The Grenville Phillips Column – Ross University – Hip Hip Hooray
Barbados is fortunate to have Ross University relocating here, and our Prime Minister deserves credit for facilitating the move. This was a win for everyone: the University, which would have a wonderful location in the true land-of-the-free; the Lloyd Erskine Sandiford Centre (LESC), which would be able to pay its bills and not be a drain on tax payers; but most importantly, ordinary households.
The severe austerity is impacting those with home mortgages, and to have the reported 1,000 students plus 300 staff paying perhaps $1,000 per month for a room in someone’s house, may save the house from foreclosure. If the mortgage has already been paid, then the money can be used to invest in the education of their children.
The immediate beneficiaries would likely have been those in close proximity to the LESC, who would have likely benefitted slimily as those near the University of the West Indies. However, given the LESC’s favourable location and Barbados’ radial road network, anyone living near Highways 4, 5 and 6 would have an advantage since it would be one bus ride to and from LESC.
Many homes are already prepared to host the students and staff, having upgraded their houses to accommodate visitors for the Cricket World Cup. The level of interaction should be beneficial to the families since these are post-graduate students, and the exchange of ideas can only benefit both parties. Well done Barbados!
Yesterday, to my dismay, I read that all Barbadian households were disqualified from offering their houses as accommodation to the students and staff. I learnt that only those small houses in the Coverley residential development, which are located far away from LESC, were approved for Ross University students and staff. I felt sick reading that even if students wanted to have accommodation at a Barbadian household, that they could not.
Something did not seem right. Certainly Ross University would correct this offensive news report, but it remained unchallenged.
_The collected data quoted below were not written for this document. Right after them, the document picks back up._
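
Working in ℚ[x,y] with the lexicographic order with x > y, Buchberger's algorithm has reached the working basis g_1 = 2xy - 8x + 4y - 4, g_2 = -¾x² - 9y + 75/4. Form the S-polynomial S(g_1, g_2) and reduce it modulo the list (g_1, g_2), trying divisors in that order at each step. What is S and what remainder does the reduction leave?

S(g_1, g_2) = -4x² + 2xy - 2x - 12y² + 25y; remainder on division = 6x - 12y² + 69y - 96.

lcm(LM(g_1), LM(g_2)) = x²y.
S = (lcm/LT(g_1))·g_1 − (lcm/LT(g_2))·g_2 = -4x² + 2xy - 2x - 12y² + 25y.
Reduce S modulo (g_1, g_2) in that order:
  leading term x²: subtract (16/3)·g_2 from -4x² + 2xy - 2x - 12y² + 25y → 2xy - 2x - 12y² + 73y - 100
  leading term xy: subtract (1)·g_1 from 2xy - 2x - 12y² + 73y - 100 → 6x - 12y² + 69y - 96
  leading term x: no divisor's leading term divides it; move 6x to the remainder.
  leading term y²: no divisor's leading term divides it; move -12y² to the remainder.
  leading term y: no divisor's leading term divides it; move 69y to the remainder.
  leading term 1: no divisor's leading term divides it; move -96 to the remainder.
The remainder 6x - 12y² + 69y - 96 is nonzero, so it would be added as the next basis element.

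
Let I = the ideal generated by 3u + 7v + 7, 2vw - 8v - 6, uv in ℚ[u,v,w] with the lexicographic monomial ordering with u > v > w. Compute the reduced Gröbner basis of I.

f_1 = 3u + 7v + 7, LT = u.
f_2 = 2vw - 8v - 6, LT = vw.
f_3 = uv, LT = uv.

S(f_1,f_3): lcm = uv. S = 7/3v² + 7/3v.
  leading term v²: no divisor's leading term divides it; move 7/3v² to the remainder.
  leading term v: no divisor's leading term divides it; move 7/3v to the remainder.
  remainder 7/3v² + 7/3v ≠ 0; add g_4 = 7/3v² + 7/3v to the basis.

S(f_2,f_3): lcm = uvw. S = -4uv - 3u.
  leading term uv: subtract (-4/3v)·f_1 from -4uv - 3u → -3u + 28/3v² + 28/3v
  leading term u: subtract (-1)·f_1 from -3u + 28/3v² + 28/3v → 28/3v² + 49/3v + 7
  leading term v²: subtract (4)·g_4 from 28/3v² + 49/3v + 7 → 7v + 7
  leading term v: no divisor's leading term divides it; move 7v to the remainder.
  leading term 1: no divisor's leading term divides it; move 7 to the remainder.
  remainder 7v + 7 ≠ 0; add g_5 = 7v + 7 to the basis.

S(f_2,g_5): lcm = vw. S = -4v - w - 3.
  leading term v: subtract (-4/7)·g_5 from -4v - w - 3 → -w + 1
  leading term w: no divisor's leading term divides it; move -w to the remainder.
  leading term 1: no divisor's leading term divides it; move 1 to the remainder.
  remainder -w + 1 ≠ 0; add g_6 = -w + 1 to the basis.

The other S-polynomials (S(f_1,f_2), S(f_1,g_4), S(f_2,g_4), S(f_3,g_4), S(f_1,g_5), S(f_3,g_5), S(g_4,g_5), S(f_1,g_6), S(f_2,g_6), S(f_3,g_6), S(g_4,g_6), S(g_5,g_6)) all reduce to 0 modulo the current basis, so we have a Gröbner basis.
Inter-reduce: drop elements whose leading term is divisible by another's, tail-reduce, and make monic.

G = {u, v + 1, w - 1}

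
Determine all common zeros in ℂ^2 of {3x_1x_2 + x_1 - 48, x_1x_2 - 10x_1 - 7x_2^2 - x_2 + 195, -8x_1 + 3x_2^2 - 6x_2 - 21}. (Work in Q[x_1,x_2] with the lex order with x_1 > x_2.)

{(3, 5)}

Compute a lex Gröbner basis by Buchberger's algorithm.
f_1 = 3x_1x_2 + x_1 - 48, LT = x_1x_2.
f_2 = x_1x_2 - 10x_1 - 7x_2^2 - x_2 + 195, LT = x_1x_2.
f_3 = -8x_1 + 3x_2^2 - 6x_2 - 21, LT = x_1.

S(f_1,f_2): lcm = x_1x_2. S = 31/3x_1 + 7x_2^2 + x_2 - 211.
  reduce S modulo (f_1, f_2, f_3):
  remainder 87/8x_2^2 - 27/4x_2 - 1905/8 ≠ 0; add h_4 = 87/8x_2^2 - 27/4x_2 - 1905/8 to the basis.

S(f_1,f_3): lcm = x_1x_2. S = 1/3x_1 + 3/8x_2^3 - 3/4x_2^2 - 21/8x_2 - 16.
  reduce S modulo (f_1, f_2, f_3, h_4):
  remainder 4283/841x_2 - 21415/841 ≠ 0; add h_5 = 4283/841x_2 - 21415/841 to the basis.

The other S-polynomials (S(f_2,f_3), S(f_1,h_4), S(f_2,h_4), S(f_3,h_4), S(f_1,h_5), S(f_2,h_5), S(f_3,h_5), S(h_4,h_5)) all reduce to 0 modulo the current basis, so we have a Gröbner basis.
Inter-reduce: drop elements whose leading term is divisible by another's, tail-reduce, and make monic.
Reduced Gröbner basis: {x_1 - 3, x_2 - 5}.

From the last basis element, x_2 - 5 = 0, so x_2 takes values in {5}. Each choice, substituted upward through the basis, yields the corresponding point(s) of the solution set.
  x_2 = 5: the earlier basis element becomes x_1 - 3 = 0, giving x_1 = 3 — point (3, 5).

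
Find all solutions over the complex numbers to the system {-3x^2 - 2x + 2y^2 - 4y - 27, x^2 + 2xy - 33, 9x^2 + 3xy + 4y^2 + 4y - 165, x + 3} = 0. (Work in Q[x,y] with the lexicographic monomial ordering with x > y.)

{(-3, -4)}

Compute a lex Gröbner basis by Buchberger's algorithm.
f_1 = -3x^2 - 2x + 2y^2 - 4y - 27, LT = x^2.
f_2 = x^2 + 2xy - 33, LT = x^2.
f_3 = 9x^2 + 3xy + 4y^2 + 4y - 165, LT = x^2.
f_4 = x + 3, LT = x.

S(f_1,f_2): lcm = x^2. S = -2xy + 2/3x - 2/3y^2 + 4/3y + 42.
  reduce S modulo (f_1, f_2, f_3, f_4):
  remainder -2/3y^2 + 22/3y + 40 ≠ 0; add h_5 = -2/3y^2 + 22/3y + 40 to the basis.

S(f_1,f_3): lcm = x^2. S = -1/3xy + 2/3x - 10/9y^2 + 8/9y + 82/3.
  reduce S modulo (f_1, f_2, f_3, f_4, h_5):
  remainder -31/3y - 124/3 ≠ 0; add h_6 = -31/3y - 124/3 to the basis.

The other S-polynomials (S(f_1,f_4), S(f_2,f_3), S(f_2,f_4), S(f_3,f_4), S(f_1,h_5), S(f_2,h_5), S(f_3,h_5), S(f_4,h_5), S(f_1,h_6), S(f_2,h_6), S(f_3,h_6), S(f_4,h_6), S(h_5,h_6)) all reduce to 0 modulo the current basis, so we have a Gröbner basis.
Inter-reduce: drop elements whose leading term is divisible by another's, tail-reduce, and make monic.
Reduced Gröbner basis: {x + 3, y + 4}.

Since the basis is lex-ordered, y + 4 is univariate in y. Its roots are {-4}. Back-substituting each root into the other basis elements fixes the other coordinates.
  y = -4: the earlier basis element becomes x + 3 = 0, giving x = -3 — point (-3, -4).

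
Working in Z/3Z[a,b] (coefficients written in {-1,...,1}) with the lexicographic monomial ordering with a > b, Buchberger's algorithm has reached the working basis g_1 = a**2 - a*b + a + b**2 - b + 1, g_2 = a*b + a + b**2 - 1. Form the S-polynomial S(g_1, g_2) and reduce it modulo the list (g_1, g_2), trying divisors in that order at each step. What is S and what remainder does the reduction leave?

S(g_1, g_2) = -a**2 + a*b**2 + a*b + a + b**3 - b**2 + b; remainder on division = b**2 + b.

lcm(LM(g_1), LM(g_2)) = a**2*b.
S = (lcm/LT(g_1))·g_1 − (lcm/LT(g_2))·g_2 = -a**2 + a*b**2 + a*b + a + b**3 - b**2 + b.
Reduce S modulo (g_1, g_2) in that order:
  leading term a**2: subtract (-1)·g_1 from -a**2 + a*b**2 + a*b + a + b**3 - b**2 + b → a*b**2 - a + b**3 + 1
  leading term a*b**2: subtract (b)·g_2 from a*b**2 - a + b**3 + 1 → -a*b - a + b + 1
  leading term a*b: subtract (-1)·g_2 from -a*b - a + b + 1 → b**2 + b
  leading term b**2: no divisor's leading term divides it; move b**2 to the remainder.
  leading term b: no divisor's leading term divides it; move b to the remainder.
The remainder b**2 + b is nonzero, so it would be added as the next basis element.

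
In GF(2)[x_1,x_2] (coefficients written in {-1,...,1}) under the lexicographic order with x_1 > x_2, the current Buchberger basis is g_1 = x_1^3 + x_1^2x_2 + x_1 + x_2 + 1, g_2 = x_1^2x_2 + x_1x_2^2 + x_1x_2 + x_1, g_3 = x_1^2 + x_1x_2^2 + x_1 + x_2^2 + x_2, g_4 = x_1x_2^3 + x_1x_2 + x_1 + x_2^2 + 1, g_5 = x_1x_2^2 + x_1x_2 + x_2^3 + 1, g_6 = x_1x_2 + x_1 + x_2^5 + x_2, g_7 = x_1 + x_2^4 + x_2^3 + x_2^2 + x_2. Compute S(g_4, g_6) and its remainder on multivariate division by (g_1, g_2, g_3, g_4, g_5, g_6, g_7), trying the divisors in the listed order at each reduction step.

lcm(LM(g_4), LM(g_6)) = x_1x_2^3.
S = (lcm/LT(g_4))·g_4 − (lcm/LT(g_6))·g_6 = x_1x_2^2 + x_1x_2 + x_1 + x_2^7 + x_2^3 + x_2^2 + 1.
Reduce S modulo (g_1, g_2, g_3, g_4, g_5, g_6, g_7) in that order:
  leading term x_1x_2^2: subtract (1)·g_5 from x_1x_2^2 + x_1x_2 + x_1 + x_2^7 + x_2^3 + x_2^2 + 1 → x_1 + x_2^7 + x_2^2
  leading term x_1: subtract (1)·g_7 from x_1 + x_2^7 + x_2^2 → x_2^7 + x_2^4 + x_2^3 + x_2
  leading term x_2^7: no divisor's leading term divides it; move x_2^7 to the remainder.
  leading term x_2^4: no divisor's leading term divides it; move x_2^4 to the remainder.
  leading term x_2^3: no divisor's leading term divides it; move x_2^3 to the remainder.
  leading term x_2: no divisor's leading term divides it; move x_2 to the remainder.
The remainder x_2^7 + x_2^4 + x_2^3 + x_2 is nonzero, so it would be added as the next basis element.

S(g_4, g_6) = x_1x_2^2 + x_1x_2 + x_1 + x_2^7 + x_2^3 + x_2^2 + 1; remainder on division = x_2^7 + x_2^4 + x_2^3 + x_2.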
Hence, this article.
Why is this offensive behaviour being tolerated in Barbados? Everyone in a free country has the right to seek accommodation that they can afford. Even in countries that limit personal freedoms, like Cuba, Russia, China and North Korea, people can still choose to select affordable accommodations.
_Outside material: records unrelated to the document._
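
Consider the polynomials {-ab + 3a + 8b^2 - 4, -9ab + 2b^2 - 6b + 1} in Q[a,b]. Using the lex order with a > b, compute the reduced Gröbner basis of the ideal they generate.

This is the nonlinear analogue of row-reducing a linear system.

f_1 = -ab + 3a + 8b^2 - 4, LT = ab.
f_2 = -9ab + 2b^2 - 6b + 1, LT = ab.

S(f_1,f_2): lcm = ab. S = -3a - 70/9b^2 - 2/3b + 37/9.
  leading term a: no divisor's leading term divides it; move -3a to the remainder.
  leading term b^2: no divisor's leading term divides it; move -70/9b^2 to the remainder.
  leading term b: no divisor's leading term divides it; move -2/3b to the remainder.
  leading term 1: no divisor's leading term divides it; move 37/9 to the remainder.
  remainder -3a - 70/9b^2 - 2/3b + 37/9 ≠ 0; add g_3 = -3a - 70/9b^2 - 2/3b + 37/9 to the basis.

S(f_1,g_3): lcm = ab. S = -3a - 70/27b^3 - 74/9b^2 + 37/27b + 4.
  leading term a: subtract (1)·g_3 from -3a - 70/27b^3 - 74/9b^2 + 37/27b + 4 → -70/27b^3 - 4/9b^2 + 55/27b - 1/9
  leading term b^3: no divisor's leading term divides it; move -70/27b^3 to the remainder.
  leading term b^2: no divisor's leading term divides it; move -4/9b^2 to the remainder.
  leading term b: no divisor's leading term divides it; move 55/27b to the remainder.
  leading term 1: no divisor's leading term divides it; move -1/9 to the remainder.
  remainder -70/27b^3 - 4/9b^2 + 55/27b - 1/9 ≠ 0; add g_4 = -70/27b^3 - 4/9b^2 + 55/27b - 1/9 to the basis.

The other S-polynomials (S(f_2,g_3), S(f_1,g_4), S(f_2,g_4), S(g_3,g_4)) all reduce to 0 modulo the current basis, so we have a Gröbner basis.
Inter-reduce: drop elements whose leading term is divisible by another's, tail-reduce, and make monic.

G = {a + 70/27b^2 + 2/9b - 37/27, b^3 + 6/35b^2 - 11/14b + 3/70}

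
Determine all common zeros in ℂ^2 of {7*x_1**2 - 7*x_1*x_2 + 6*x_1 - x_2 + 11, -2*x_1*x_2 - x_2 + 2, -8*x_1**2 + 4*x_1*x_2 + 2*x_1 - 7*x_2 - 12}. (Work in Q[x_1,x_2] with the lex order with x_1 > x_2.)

{(-1, -2)}

Compute a lex Gröbner basis by Buchberger's algorithm.
f_1 = 7*x_1**2 - 7*x_1*x_2 + 6*x_1 - x_2 + 11, LT = x_1**2.
f_2 = -2*x_1*x_2 - x_2 + 2, LT = x_1*x_2.
f_3 = -8*x_1**2 + 4*x_1*x_2 + 2*x_1 - 7*x_2 - 12, LT = x_1**2.

S(f_1,f_2): lcm = x_1**2*x_2. S = -x_1*x_2**2 + 5/14*x_1*x_2 + x_1 - 1/7*x_2**2 + 11/7*x_2.
  leading term x_1*x_2**2: subtract (1/2*x_2)·f_2 from -x_1*x_2**2 + 5/14*x_1*x_2 + x_1 - 1/7*x_2**2 + 11/7*x_2 → 5/14*x_1*x_2 + x_1 + 5/14*x_2**2 + 4/7*x_2
  leading term x_1*x_2: subtract (-5/28)·f_2 from 5/14*x_1*x_2 + x_1 + 5/14*x_2**2 + 4/7*x_2 → x_1 + 5/14*x_2**2 + 11/28*x_2 + 5/14
  leading term x_1: no divisor's leading term divides it; move x_1 to the remainder.
  leading term x_2**2: no divisor's leading term divides it; move 5/14*x_2**2 to the remainder.
  leading term x_2: no divisor's leading term divides it; move 11/28*x_2 to the remainder.
  leading term 1: no divisor's leading term divides it; move 5/14 to the remainder.
  remainder x_1 + 5/14*x_2**2 + 11/28*x_2 + 5/14 ≠ 0; add h_4 = x_1 + 5/14*x_2**2 + 11/28*x_2 + 5/14 to the basis.

S(f_1,f_3): lcm = x_1**2. S = -1/2*x_1*x_2 + 31/28*x_1 - 57/56*x_2 + 1/14.
  leading term x_1*x_2: subtract (1/4)·f_2 from -1/2*x_1*x_2 + 31/28*x_1 - 57/56*x_2 + 1/14 → 31/28*x_1 - 43/56*x_2 - 3/7
  leading term x_1: subtract (31/28)·h_4 from 31/28*x_1 - 43/56*x_2 - 3/7 → -155/392*x_2**2 - 943/784*x_2 - 323/392
  leading term x_2**2: no divisor's leading term divides it; move -155/392*x_2**2 to the remainder.
  leading term x_2: no divisor's leading term divides it; move -943/784*x_2 to the remainder.
  leading term 1: no divisor's leading term divides it; move -323/392 to the remainder.
  remainder -155/392*x_2**2 - 943/784*x_2 - 323/392 ≠ 0; add h_5 = -155/392*x_2**2 - 943/784*x_2 - 323/392 to the basis.

S(f_2,f_3): lcm = x_1**2*x_2. S = 1/2*x_1*x_2**2 + 3/4*x_1*x_2 - x_1 - 7/8*x_2**2 - 3/2*x_2.
  leading term x_1*x_2**2: subtract (-1/4*x_2)·f_2 from 1/2*x_1*x_2**2 + 3/4*x_1*x_2 - x_1 - 7/8*x_2**2 - 3/2*x_2 → 3/4*x_1*x_2 - x_1 - 9/8*x_2**2 - x_2
  leading term x_1*x_2: subtract (-3/8)·f_2 from 3/4*x_1*x_2 - x_1 - 9/8*x_2**2 - x_2 → -x_1 - 9/8*x_2**2 - 11/8*x_2 + 3/4
  leading term x_1: subtract (-1)·h_4 from -x_1 - 9/8*x_2**2 - 11/8*x_2 + 3/4 → -43/56*x_2**2 - 55/56*x_2 + 31/28
  leading term x_2**2: subtract (301/155)·h_5 from -43/56*x_2**2 - 55/56*x_2 + 31/28 → 3357/2480*x_2 + 3357/1240
  leading term x_2: no divisor's leading term divides it; move 3357/2480*x_2 to the remainder.
  leading term 1: no divisor's leading term divides it; move 3357/1240 to the remainder.
  remainder 3357/2480*x_2 + 3357/1240 ≠ 0; add h_6 = 3357/2480*x_2 + 3357/1240 to the basis.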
In Barbados, the only persons who do not have the choice of accommodations are inmates detained at Her Majesty’s Prisons (HMP) Dodds, the Psychiatric Hospital, and those who choose a military type regimen like the Youth Service and the Defence Force. Everyone else has a constitutional right to personal liberty where they can seek affordable accommodations.
Is there no lawyer in Barbados who can request a judicial review of this offensive contract? Is there no person at the Fair Trading Commission who can make a determination of the fairness of this contract? Why are we tolerating having Barbados’ reputation being damaged in this manner?
It actually gets worse, as if that were even possible. These approximately 1,000 sq ft area houses are reportedly being rented to accommodate 4 persons, who must each pay approximately US$1,000 per month in rent. What???
This rent is so ridiculously high that those 4 students can pool their rent money for 3 years and easily purchase the house that they are renting. They can then sell it, share it as a vacation home, or rent it to other students after they graduate? Clearly they would not even need to consider something so extreme if the rent was reasonable, but to not consider this investment opportunity would be financially irresponsible of them.
It is a well-known maxim that to understand what is really going on, one should follow the money. It has been reported that the houses at Coverley were not selling as expected. It seems that only a few favoured people are supposed to benefit from the relocation of Ross University.
While homeowners and others may mourn the loss of this economic opportunity, the real victims are the unsuspecting students – who are to be incarcerated at HMP Coverly.